Gran parte dei film italiani sbagliano perché scelgono: alcuni hanno solamente l'uovo, altri solo la gallina. Se l'uovo è la forma e la gallina il contenuto, Mio papà di Giulio Base è una gallina che fa tanti coccodè. Alcuni, va detto, necessitano d'attenzione.
Lasciamo perdere il percorso di maturazione di un uomo (Giorgio Pasotti, anche co-sceneggiatore), che da eterno ragazzo deve imparare a fare il padre: quello è un tasto ampiamente battuto, un cliché della narrazione cinematografica. Però il coraggio di ribadire - oggi che il dibattito sulle adozioni omo dilaga tra isterie e opposti conformismi d'opinione - che un bambino ha bisogno di una mamma e di un papà quali insostituibili architravi della sua formazione merita di essere sottolineato. Se non altro come provocazione.

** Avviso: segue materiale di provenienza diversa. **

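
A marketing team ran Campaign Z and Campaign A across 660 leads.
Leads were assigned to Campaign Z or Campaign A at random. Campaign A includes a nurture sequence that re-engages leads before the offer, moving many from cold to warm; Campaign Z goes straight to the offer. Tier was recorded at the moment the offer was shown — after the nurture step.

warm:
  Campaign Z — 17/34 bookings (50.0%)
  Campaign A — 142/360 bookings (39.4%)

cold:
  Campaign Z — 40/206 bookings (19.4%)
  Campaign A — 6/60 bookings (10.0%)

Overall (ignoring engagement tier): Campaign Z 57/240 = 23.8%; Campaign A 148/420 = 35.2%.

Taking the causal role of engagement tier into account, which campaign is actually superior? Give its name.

Campaign A

The engagement tier-specific comparison favours Campaign Z throughout, but the pooled figures favour Campaign A. The question is whether to condition on engagement tier.
Engagement tier lies on the pathway campaign → engagement tier → outcome, so adjusting for it blocks the indirect effect. For the total causal effect of campaign, use the unadjusted pooled rates.
Pooled: Campaign Z 23.8% vs Campaign A 35.2%; Campaign A is higher overall.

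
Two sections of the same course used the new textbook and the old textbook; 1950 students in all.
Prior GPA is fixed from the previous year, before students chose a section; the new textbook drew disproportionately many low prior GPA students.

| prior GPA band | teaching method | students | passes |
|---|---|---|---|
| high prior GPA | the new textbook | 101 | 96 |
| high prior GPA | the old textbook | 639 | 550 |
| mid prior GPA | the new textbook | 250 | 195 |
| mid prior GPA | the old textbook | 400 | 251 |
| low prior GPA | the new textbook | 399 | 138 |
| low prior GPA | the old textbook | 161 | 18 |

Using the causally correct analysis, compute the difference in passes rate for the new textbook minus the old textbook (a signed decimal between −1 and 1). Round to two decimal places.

The prior GPA band-specific comparison favours the new textbook throughout, but the pooled figures favour the old textbook. The question is whether to condition on prior GPA band.
Prior GPA band differs across teaching methods for reasons unrelated to any effect of the teaching method itself, and it separately predicts the outcome — a classic confounder. We must compare within prior GPA band levels.
Adjusting over the population distribution of prior GPA band: 0.379·(0.950−0.861) + 0.333·(0.780−0.627) + 0.287·(0.346−0.112) = +0.152.

+0.15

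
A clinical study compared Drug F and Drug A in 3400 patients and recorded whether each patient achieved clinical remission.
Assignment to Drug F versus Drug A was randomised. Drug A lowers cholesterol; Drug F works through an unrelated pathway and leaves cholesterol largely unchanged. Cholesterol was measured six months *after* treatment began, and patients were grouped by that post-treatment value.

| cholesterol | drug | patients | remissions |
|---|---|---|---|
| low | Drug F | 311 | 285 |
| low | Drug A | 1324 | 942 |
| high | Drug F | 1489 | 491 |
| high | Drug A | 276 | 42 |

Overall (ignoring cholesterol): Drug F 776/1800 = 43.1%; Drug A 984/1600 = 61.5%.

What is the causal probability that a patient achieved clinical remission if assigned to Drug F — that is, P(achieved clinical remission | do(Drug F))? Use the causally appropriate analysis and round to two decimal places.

0.43

Cholesterol is recorded after the drug and is itself shifted by it — it sits on the causal path from drug to outcome. Conditioning on a mediator would strip out part of the effect we want; the pooled comparison gives the total causal effect.
So P(outcome | do(Drug F)) is just the pooled rate for Drug F: 776/1800 = 0.431.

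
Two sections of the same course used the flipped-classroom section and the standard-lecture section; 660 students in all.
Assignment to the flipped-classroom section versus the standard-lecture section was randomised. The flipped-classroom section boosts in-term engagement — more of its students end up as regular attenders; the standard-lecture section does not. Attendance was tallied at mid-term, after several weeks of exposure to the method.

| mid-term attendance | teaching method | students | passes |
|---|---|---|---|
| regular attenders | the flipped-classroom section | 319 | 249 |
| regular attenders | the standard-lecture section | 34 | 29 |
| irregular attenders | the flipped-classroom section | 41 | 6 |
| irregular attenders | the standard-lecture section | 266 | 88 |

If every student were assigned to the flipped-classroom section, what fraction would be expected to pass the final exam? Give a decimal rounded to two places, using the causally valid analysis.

Mid-term attendance here is a post-treatment variable shaped by the teaching method; conditioning on it would introduce bias rather than remove it. The overall comparison is the causal one.
So P(outcome | do(the flipped-classroom section)) is just the pooled rate for the flipped-classroom section: 255/360 = 0.708.

0.71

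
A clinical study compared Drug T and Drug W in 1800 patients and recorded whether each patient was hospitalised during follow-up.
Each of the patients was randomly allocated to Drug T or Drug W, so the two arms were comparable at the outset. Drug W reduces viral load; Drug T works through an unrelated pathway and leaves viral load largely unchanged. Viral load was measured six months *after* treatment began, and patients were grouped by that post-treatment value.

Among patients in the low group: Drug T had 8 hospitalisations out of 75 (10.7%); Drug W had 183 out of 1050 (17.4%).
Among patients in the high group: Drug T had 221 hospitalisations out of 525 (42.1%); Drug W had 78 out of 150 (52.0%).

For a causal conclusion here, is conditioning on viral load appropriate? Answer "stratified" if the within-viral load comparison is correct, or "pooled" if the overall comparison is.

pooled

The viral load-specific comparison favours Drug T throughout, but the pooled figures favour Drug W. The question is whether to condition on viral load.
The distribution of viral load is itself part of what the drug does — it is an intermediate outcome. Holding it fixed would remove that part of the effect; the total effect is the pooled difference.
Pooled: Drug T 38.2% vs Drug W 21.8%; Drug W is lower overall.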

Così come è inedito lo sguardo posato sulle figure dei patrigni, sempre più numerosi in un'epoca di mamme separate, divorziate e auto-fecondate che decidono di dare in delega, ai loro partner, la paternità dei propri bambini. I patrigni assolvono spesso alle funzioni che di norma spetterebbero ai padri naturali, mentre magari quest'ultimi non hanno tempo né voglia di occuparsi dei figli. Eppure per lo Stato vale solo la relazione anagrafica, quella stabilita dal sangue. E che succede se la madre e il patrigno si separano? Che succede se la donna muore e i figli, che per anni hanno imparato a vivere e ad amare questi papà acquisiti, vengono riconsegnati obtorto collo ai padri naturali? Parliamone.
Ma se dal parlare si passa al vedere, inteso non come mero esercizio di un senso, ma come esperienza che dall'occhio circuita tra cuore e cervello, ecco che Mio papà abbonda di idee (di coccodè) e manca di concetti (che è il modo in cui le idee acquistano forma: le uova). Non c'è immagine che resti, si allunghi, abbia profondità. E' assente un progetto di messa in scena, un modo di dire le cose "a modo". Il film ha un approccio (di)mostrativo inseparabile dalla scrittura, di cui finisce per sottolineare le rigidità: i personaggi restano sulla carta (e gli attori accartocciati), le emozioni seguono la scaletta, la drammaturgia ha l'impianto della pagina 777 del televideo (persino il colpo di scena - o colpo basso? - è derivativo: ne abbiamo visto uno uguale in un film americano di qualche anno fa, One Day...).
E il capitale dell'immagine, la sua opaca e ambigua facciata, dilapidato nella trasparenza senza contorno né sfondo dell'iconismo televisivo. Laddove i coccodè dominano e con le uova si fanno le frittate.